Timber company Gunns has applied to build three stormwater ponds for its Tamar Valley pulp mill as a cloud hangs over the legal status of the $2.3 billion project.
Gunns lodged the applications to carry out dam works on September 1, a day after the original permit expired.
The Assessment Committee for Dam Construction advertised the application at the weekend and will make a decision following a two- week public consultation period.
The Environment Protection Authority is due to hand down its ruling on the validity of the pulp mill construction permit this week.
Last week Gunns submitted evidence to the EPA to try to show that it had met a permit condition requiring "substantial commencement" on the pulp mill by the end of August.
EPA director Alex Schaap said the dam permit applications would have no bearing on his decision.
Greens forestry spokesman Kim Booth accused Gunns of acting prematurely and called for the dam permit assessment to be placed on hold until the legal questions about the mill were cleared up.
"I am concerned that the department has begun a process of public consultation for a project whose legal status is still unknown," Mr Booth said.

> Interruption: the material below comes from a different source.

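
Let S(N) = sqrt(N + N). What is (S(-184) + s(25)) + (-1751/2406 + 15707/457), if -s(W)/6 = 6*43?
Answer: -1665100181/1099542 + 4*I*sqrt(23) ≈ -1514.4 + 19.183*I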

The Greens have released legal advice stating that the company should have applied to renew the original dam permits one month before they expired in August.
But Water and Marine Resources general manager Wes Ford said the Crown had determined the committee was able to assess any applications lodged by Gunns under the Water Management Act.
Gunns is continuing construction works and says it has a valid permit.
A Gunns spokesman confirmed that the company had reapplied for the 15 megalitre, nine-megalitre and three-megalitre dams "to clear up some conjecture".
The company is yet to respond to a second compensation offer from the state government made on Friday night.
Liberal forestry spokesman Peter Gutwein said the compensation offer had highlighted a split between the Greens' federal and state members.
Australian Greens leader Bob Brown has urged Prime Minister Julia Gillard to stop public money being used to settle a commercial dispute between Gunns and Forestry Tasmania, in contrast to state Greens support for compensating Gunns. "If the Greens can't even agree among themselves, then what future does the forestry deal have?" Mr Gutwein said.